Eliza nunca había usado esa palabra antes, aunque Romano sí lo había hecho en numerosas ocasiones.
«Sí…», dijo Romano, aclarando la garganta con torpeza.
«Porque lo estoy», reiteró Eliza, disfrutando inmensamente de su incomodidad mientras seguía moviéndose sensualmente contra él.
Las caderas de Romano empezaban a tensarse ligeramente hacia arriba con cada movimiento perezoso que hacía Eliza, y ella disfrutaba del poder absoluto que tenía sobre su marido.

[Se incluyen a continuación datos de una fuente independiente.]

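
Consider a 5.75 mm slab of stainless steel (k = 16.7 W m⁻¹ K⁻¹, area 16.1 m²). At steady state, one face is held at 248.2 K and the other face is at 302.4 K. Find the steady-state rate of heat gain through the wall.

Q = kA·ΔT/L = 16.7 × 16.1 × |248.2 K − 302.4 K| / 0.00575 = 2.53×10^6 W

Q = 2.53×10^6 W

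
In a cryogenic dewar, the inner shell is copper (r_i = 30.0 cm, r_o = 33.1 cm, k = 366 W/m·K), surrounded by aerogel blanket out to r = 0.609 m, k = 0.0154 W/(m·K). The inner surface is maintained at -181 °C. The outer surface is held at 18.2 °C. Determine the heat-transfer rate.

Q = 28.0 W

Treat each layer as a resistance in series:
  R_copper = (1/0.300 − 1/0.331)/(4πk) = 0.3122/(4π·366) = 6.788×10^-5 K/W
  R_aerogel blanket = (1/0.331 − 1/0.609)/(4πk) = 1.379/(4π·0.0154) = 7.126 K/W
ΣR = 6.788×10^-5 + 7.126 = 7.126 K/W
Q = ΔT/ΣR = (-181 °C − 18.2 °C)/7.126 = -28.0 W
(Negative Q ⇒ heat flows inward; heat gain = 28.0 W.)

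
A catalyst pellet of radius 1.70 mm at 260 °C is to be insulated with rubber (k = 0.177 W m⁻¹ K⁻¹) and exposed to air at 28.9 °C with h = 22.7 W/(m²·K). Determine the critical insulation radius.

r_cr = 1.56 cm

For a sphere, r_cr = 2k_ins/h = 2·0.177/22.7 = 0.0156 m = 1.56 cm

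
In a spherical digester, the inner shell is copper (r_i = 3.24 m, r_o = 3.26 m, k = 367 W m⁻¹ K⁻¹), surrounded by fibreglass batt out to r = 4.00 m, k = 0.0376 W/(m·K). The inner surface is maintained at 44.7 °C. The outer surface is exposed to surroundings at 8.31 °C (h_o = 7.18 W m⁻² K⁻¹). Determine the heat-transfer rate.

Q = 301 W

Series thermal resistances, inner to outer:
  R_copper = (1/3.24 − 1/3.26)/(4πk) = 0.001894/(4π·367) = 4.106×10^-7 K/W
  R_fibreglass batt = (1/3.26 − 1/4.00)/(4πk) = 0.05675/(4π·0.0376) = 0.1201 K/W
  R_conv,out = 1/(4πr²h) = 1/(4π·4.00²·7.18) = 6.927×10^-4 K/W
ΣR = 4.106×10^-7 + 0.1201 + 6.927×10^-4 = 0.1208 K/W
Q = ΔT/ΣR = (44.7 °C − 8.31 °C)/0.1208 = 301 W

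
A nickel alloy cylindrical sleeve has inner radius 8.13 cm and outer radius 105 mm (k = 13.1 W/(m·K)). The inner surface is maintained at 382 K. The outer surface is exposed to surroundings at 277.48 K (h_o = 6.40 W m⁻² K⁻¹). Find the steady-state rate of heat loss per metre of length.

Q' = 436 W/m

Treat each layer as a resistance in series:
  R'_nickel alloy = ln(0.105/0.0813)/(2πk) = 0.2558/(2π·13.1) = 0.003108 m·K/W
  R'_conv,out = 1/(2πr h) = 1/(2π·0.105·6.40) = 0.2368 m·K/W
ΣR = 0.003108 + 0.2368 = 0.2399 m·K/W
Q' = ΔT/ΣR = (382 K − 277.48 K)/0.2399 = 436 W/m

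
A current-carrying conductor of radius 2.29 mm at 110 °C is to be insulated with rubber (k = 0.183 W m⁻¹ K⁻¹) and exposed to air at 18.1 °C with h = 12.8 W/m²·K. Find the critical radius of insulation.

For a cylinder, r_cr = k_ins/h = 0.183/12.8 = 0.0143 m = 1.43 cm

r_cr = 1.43 cm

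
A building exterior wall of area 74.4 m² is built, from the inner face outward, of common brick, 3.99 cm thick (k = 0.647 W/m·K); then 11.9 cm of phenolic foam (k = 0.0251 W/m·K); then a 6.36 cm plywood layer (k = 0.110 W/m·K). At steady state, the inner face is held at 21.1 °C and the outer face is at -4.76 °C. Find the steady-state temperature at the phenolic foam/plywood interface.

Treat each layer as a resistance in series:
  R_common brick = L/(kA) = 0.0399/(0.647·74.4) = 8.289×10^-4 K/W
  R_phenolic foam = L/(kA) = 0.119/(0.0251·74.4) = 0.06372 K/W
  R_plywood = L/(kA) = 0.0636/(0.110·74.4) = 0.007771 K/W
ΣR = 8.289×10^-4 + 0.06372 + 0.007771 = 0.07232 K/W
Q = ΔT/ΣR = (21.1 °C − -4.76 °C)/0.07232 = 357.6 W
From the inner boundary to the phenolic foam/plywood interface, ΣR_partial = 0.06455 K/W.
T_interface = T_in − Q·ΣR_partial = 21.1 °C − (357.6)(0.06455) = -1.98 °C

T = -1.98 °C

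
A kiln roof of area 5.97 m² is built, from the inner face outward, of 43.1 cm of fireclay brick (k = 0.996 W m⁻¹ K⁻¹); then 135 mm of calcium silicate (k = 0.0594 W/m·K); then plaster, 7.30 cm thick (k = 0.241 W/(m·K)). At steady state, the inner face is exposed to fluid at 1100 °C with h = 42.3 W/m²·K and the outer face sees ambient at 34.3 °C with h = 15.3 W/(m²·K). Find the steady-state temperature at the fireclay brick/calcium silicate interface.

T = 943 °C

Series thermal resistances, inner to outer:
  R_conv,in = 1/(hA) = 1/(42.3·5.97) = 0.003960 K/W
  R_fireclay brick = L/(kA) = 0.431/(0.996·5.97) = 0.07248 K/W
  R_calcium silicate = L/(kA) = 0.135/(0.0594·5.97) = 0.3807 K/W
  R_plaster = L/(kA) = 0.0730/(0.241·5.97) = 0.05074 K/W
  R_conv,out = 1/(hA) = 1/(15.3·5.97) = 0.01095 K/W
ΣR = 0.003960 + 0.07248 + 0.3807 + 0.05074 + 0.01095 = 0.5188 K/W
Q = ΔT/ΣR = (1100 °C − 34.3 °C)/0.5188 = 2054 W
From the inner boundary to the fireclay brick/calcium silicate interface, ΣR_partial = 0.07644 K/W.
T_interface = T_in − Q·ΣR_partial = 1100 °C − (2054)(0.07644) = 943 °C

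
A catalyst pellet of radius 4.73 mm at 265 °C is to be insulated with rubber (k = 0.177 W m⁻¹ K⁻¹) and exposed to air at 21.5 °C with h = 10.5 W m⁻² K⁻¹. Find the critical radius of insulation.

r_cr = 3.37 cm

For a sphere, r_cr = 2k_ins/h = 2·0.177/10.5 = 0.0337 m = 3.37 cm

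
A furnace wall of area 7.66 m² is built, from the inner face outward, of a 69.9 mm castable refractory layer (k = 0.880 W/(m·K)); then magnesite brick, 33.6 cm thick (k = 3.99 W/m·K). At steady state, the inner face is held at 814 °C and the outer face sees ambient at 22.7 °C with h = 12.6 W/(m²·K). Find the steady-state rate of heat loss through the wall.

Series thermal resistances, inner to outer:
  R_castable refractory = L/(kA) = 0.0699/(0.880·7.66) = 0.01037 K/W
  R_magnesite brick = L/(kA) = 0.336/(3.99·7.66) = 0.01099 K/W
  R_conv,out = 1/(hA) = 1/(12.6·7.66) = 0.01036 K/W
ΣR = 0.01037 + 0.01099 + 0.01036 = 0.03172 K/W
Q = ΔT/ΣR = (814 °C − 22.7 °C)/0.03172 = 24900 W

Q = 24900 W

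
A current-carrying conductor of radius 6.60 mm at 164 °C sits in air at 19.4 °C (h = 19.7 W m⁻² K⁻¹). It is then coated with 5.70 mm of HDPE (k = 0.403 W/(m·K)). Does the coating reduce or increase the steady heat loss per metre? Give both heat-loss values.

increases: 118 → 160 W/m

Critical radius for a cylinder: r_cr = k/h = 0.0205 m = 2.05 cm.
Outer radius after coating: r₂ = 0.00660 + 0.00570 = 0.01230 m.
Since r₁ < r_cr and r₂ ≤ r_cr, the coating moves toward the maximum at r_cr — heat loss rises.
Bare: R = 1/(2πr₁h) = 1.224 m·K/W; Q = 144.6/1.224 = 118 W/m.
Coated: R = R_cond + R_conv = 0.9027 m·K/W; Q = 144.6/0.9027 = 160 W/m.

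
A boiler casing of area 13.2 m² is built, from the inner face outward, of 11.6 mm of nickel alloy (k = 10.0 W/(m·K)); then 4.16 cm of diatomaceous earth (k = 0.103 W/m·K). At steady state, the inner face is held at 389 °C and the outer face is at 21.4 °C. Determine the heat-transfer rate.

Resistance network (inner→outer):
  R_nickel alloy = L/(kA) = 0.0116/(10.0·13.2) = 8.788×10^-5 K/W
  R_diatomaceous earth = L/(kA) = 0.0416/(0.103·13.2) = 0.03060 K/W
ΣR = 8.788×10^-5 + 0.03060 = 0.03069 K/W
Q = ΔT/ΣR = (389 °C − 21.4 °C)/0.03069 = 12000 W

Q = 12000 W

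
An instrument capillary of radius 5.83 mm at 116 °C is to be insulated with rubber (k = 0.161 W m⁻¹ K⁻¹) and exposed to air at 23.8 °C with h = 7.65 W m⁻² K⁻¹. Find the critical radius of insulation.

For a cylinder, r_cr = k_ins/h = 0.161/7.65 = 0.0210 m = 2.10 cm

r_cr = 2.10 cm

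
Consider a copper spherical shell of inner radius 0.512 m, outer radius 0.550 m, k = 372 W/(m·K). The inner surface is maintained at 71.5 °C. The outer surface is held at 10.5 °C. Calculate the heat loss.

Q = 4πk·ΔT/(1/r₁ − 1/r₂) = 4π × 372 × 61 / (1/0.512 − 1/0.550) = 2.11×10^6 W

Q = 2110 kW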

—Dijiste que no habría sexo —le recordó Romano desesperado, con la respiración cada vez más entrecortada—. Y no creo que podamos tener sexo mientras estés en reposo en cama.
«No, pero ¿quizá podamos tontear un poco?». Sonrió al rostro sorprendido de su marido, sintiéndose como el gato que había robado la crema.
Romano levantó uno de sus brazos y se tapó los ojos, conteniendo un grito de angustia de placer mientras Eliza ejercía más presión justo donde importaba.
Romano se quitó el brazo de la cara y sus ojos febriles se clavaron en los de ella.
Su rostro estaba tenso por el control que ejercía sobre sí mismo, los duros rasgos de su rostro resaltaban con nitidez bajo su piel bronceada.